Diabetes mellitus is a significant risk factor for cardiovascular disease. The patient with diabetes should be treated as if he or she already has cardiovascular disease when addressing treatment and risk factor reduction. Approximately ⅔ of all individuals diagnosed with diabetes will die as a result of cardiovascular disease. This is particularly alarming when considering the rapid growth trends for newly diagnosed diabetics. Highest priority is given to maintaining an HbA1c level at or below 7. Complications such as retinopathy, microalbuminuria, neuropathy and elevated cholesterol levels can be reduced with tight blood sugar control. Careful blood sugar maintenance is also required after surgical procedures to reduce the risks of infection and delayed healing.

 

Cerebrovascular disease

Cardiovascular disease and cerebrovascular disease, most commonly chronic heart disease and carotid artery occlusive disease, are often coexisting because of their overlapping risk factors. Cardiovascular accident (CVA) is the third leading cause of death in the United States and can be directly linked to atherosclerosis. The patient experiencing dysrhythmia, MI or cardiopulmonary arrest is at increased risk for subsequent acute cerebrovascular injury. Cardiac and vascular surgeries can also result in CVAs. On the other end of the spectrum, the patient experiencing a CVA is less likely to survive if he/she also has chronic heart disease.

 

Pain that should be assessed in a thorough patient history

 

  • Quality: Have the patient describe the quality of the pain using words such as dull, stabbing, sharp, aching, throbbing and burning.
  • Severity: Pain can be rated on a scale of 1–10 or other assessment tool.
  • Location: Where on the body is the pain located? Does it radiate or shift?
  • Timing: When did the pain begin?

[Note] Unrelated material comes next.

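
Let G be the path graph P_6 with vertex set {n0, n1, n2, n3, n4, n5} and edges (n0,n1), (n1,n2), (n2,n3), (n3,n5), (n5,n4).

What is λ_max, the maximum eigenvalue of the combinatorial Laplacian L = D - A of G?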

Is it constant or does it come and go with a predictable or random frequency?
  • Causative factors: Ask whether or not the patient is able to pinpoint a precipitating event prior to the onset of pain.
  • Aggravating factors: Does the quality or severity of pain change with activity, position, stress level or other varying conditions?
  • Alleviating factors: What effect do medication, position or other noninvasive treatment interventions have on the amount of pain?
  • Related symptoms: Is the pain accompanied by nausea, dizziness, shortness of breath or other closely related symptoms?